Reports: At least 60 dead in Paris attacks

A general view of the scene that shows rescue services near the covered bodies outside a restaurant following a shooting incident in Paris, France, November 13, 2015. REUTERS/Philippe Wojazer

At least 60 people were killed in attacks in Paris and a hostage situation was under way at a concert hall in the French capital, French media reported on Friday.

Several explosions were heard near a stadium where a friendly France-Germany soccer match was being held, attended by President Francois Hollande.

Police helicopters circled the stadium north of Paris as Hollande rushed back to the interior ministry to deal with the situation.

Police confirmed there had been shootings and explosions at the stadium, but not the number of casualties.

Witnesses said police closed down a neighborhood in central Paris where media said gunmen had fired in a restaurant, causing multiple casualties.

“I was on my way to my sister’s when I heard shots being fired.
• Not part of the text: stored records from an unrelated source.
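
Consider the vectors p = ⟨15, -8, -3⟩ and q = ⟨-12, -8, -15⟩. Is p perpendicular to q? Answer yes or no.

no

p · q = 15·(-12) + (-8)·(-8) + (-3)·(-15) = -180 + 64 + 45 = -71
Nonzero, so the vectors are not orthogonal.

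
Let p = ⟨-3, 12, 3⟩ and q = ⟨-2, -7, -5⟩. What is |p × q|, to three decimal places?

63.143

i: 12·(-5) - 3·(-7) = -60 - (-21) = -39
j: 3·(-2) - (-3)·(-5) = -6 - 15 = -21
k: (-3)·(-7) - 12·(-2) = 21 - (-24) = 45
p × q = (-39, -21, 45)
|p × q| = √((-39)² + (-21)² + 45²) = √3987 ≈ 63.1427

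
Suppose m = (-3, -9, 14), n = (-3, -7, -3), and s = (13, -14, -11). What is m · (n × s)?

n × s:
i: (-7)·(-11) - (-3)·(-14) = 77 - 42 = 35
j: (-3)·13 - (-3)·(-11) = -39 - 33 = -72
k: (-3)·(-14) - (-7)·13 = 42 - (-91) = 133
n × s = (35, -72, 133)
m · (n × s) = (-3)·35 + (-9)·(-72) + 14·133 = -105 + 648 + 1862 = 2405

2405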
Then I saw three people dead on the ground, I know they were dead because they were being wrapped up in plastic bags,” student Fabien Baron told Reuters.

Explosions were audible during the soccer match being played at the Stade de France, one of three locations targeted in the attack. Spectators were being held in the stadium at the conclusion of the match.

Between 60-100 hostages were being held in a theatre south of the location of the Stade de France and a series of shootings. A France 2 reporter said that 30 people streamed out of the hall saying they had been liberated by police.

“It looks like a terror attack, the worst ever attack,” said Deputy Paris mayor Patrick Klugman in a television interview.

U.S. security officials believe the series of attacks that shook Paris on Friday night were likely coordinated based on initial reports, a person familiar with developing intelligence assessments said.

“This clearly looks like a coordinated series of attacks,” the person said.

U.S. Department of Homeland Security officials monitoring the attacks in Paris say there is no known, credible threat against the United States.